Search a 2D Matrix

Problem

You are given an m x n integer matrix matrix with the following two properties:

Each row is sorted in non-decreasing order.
The first integer of each row is greater than the last integer of the previous row.

Given an integer target, return true if target is in matrix or false otherwise.

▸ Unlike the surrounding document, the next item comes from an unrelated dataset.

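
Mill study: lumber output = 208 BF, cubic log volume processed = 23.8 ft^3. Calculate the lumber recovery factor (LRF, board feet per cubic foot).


Formula: LRF = Lumber Output (BF) / Log Input (ft^3)
LRF = 208 BF / 23.8 ft^3
LRF = 8.74 BF/ft^3

8.74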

You must write a solution in O(log(m * n)) time complexity.

Example 1:

Input: matrix = [[1,3,5,7],[10,11,16,20],[23,30,34,60]], target = 3
Output: true

Example 2:

Input: matrix = [[1,3,5,7],[10,11,16,20],[23,30,34,60]], target = 13
Output: false

Constraints:

m == matrix.length
n == matrix[i].length
1 <= m, n <= 100
-10^4 <= matrix[i][j], target <= 10^4

Solution

Approach: Treat as 1D Array with Binary Search

The key insight is that the matrix properties (sorted rows, each row starts greater than previous row ends) make it equivalent to a sorted 1D array. We can use binary search by mapping 1D indices to 2D coordinates.

Mapping:

1D index to 2D: row = index // n, col = index % n
Total elements: m * n

Implementation

class Solution:
    def searchMatrix(self, matrix: List[List[int]], target: int) -> bool:
        if not matrix or not matrix[0]:
            return False

        m, n = len(matrix), len(matrix[0])
        left, right = 0, m * n - 1

        while left <= right:
            mid = (left + right) // 2
            # Convert 1D index to 2D coordinates
            row, col = mid // n, mid % n
            mid_value = matrix[row][col]

            if mid_value == target:
                return True
            elif mid_value < target:
                left = mid + 1
            else:
                right = mid - 1

        return False

Alternative (Two Binary Searches):

class Solution:
    def searchMatrix(self, matrix: List[List[int]], target: int) -> bool:
        if not matrix or not matrix[0]:
            return False

        m, n = len(matrix), len(matrix[0])

        # First binary search: find the row
        top, bottom = 0, m - 1
        while top <= bottom:
            row = (top + bottom) // 2
            if target < matrix[row][0]:
                bottom = row - 1
            elif target > matrix[row][-1]:
                top = row + 1
            else:
                break

        # If no valid row found
        if not (top <= bottom):
            return False

        # Second binary search: search within the row
        row = (top + bottom) // 2
        left, right = 0, n - 1
        while left <= right:
            mid = (left + right) // 2
            if matrix[row][mid] == target:
                return True
            elif matrix[row][mid] < target:
                left = mid + 1
            else:
                right = mid - 1

        return False

Complexity Analysis

Time Complexity: O(log(m * n)), which simplifies to O(log m + log n). We perform binary search over all elements.
Space Complexity: O(1), we only use a constant amount of extra space.

Key Insights

Virtual 1D Array: The matrix structure allows us to treat it as a sorted 1D array without actually flattening it. The index mapping preserves the sorted order.
Index Conversion: Converting between 1D and 2D indices: row = index // n, col = index % n where n is the number of columns.
Two Binary Search Approach: We can also do two separate binary searches: first to find the correct row, then to search within that row. Both approaches achieve the same time complexity.
Row Boundaries: In the two-search approach, a target belongs to a row if it’s between that row’s first and last elements: matrix[row][0] <= target <= matrix[row][-1].
Logarithmic Requirement: The O(log(m * n)) requirement rules out approaches that iterate through rows linearly, even with binary search within rows.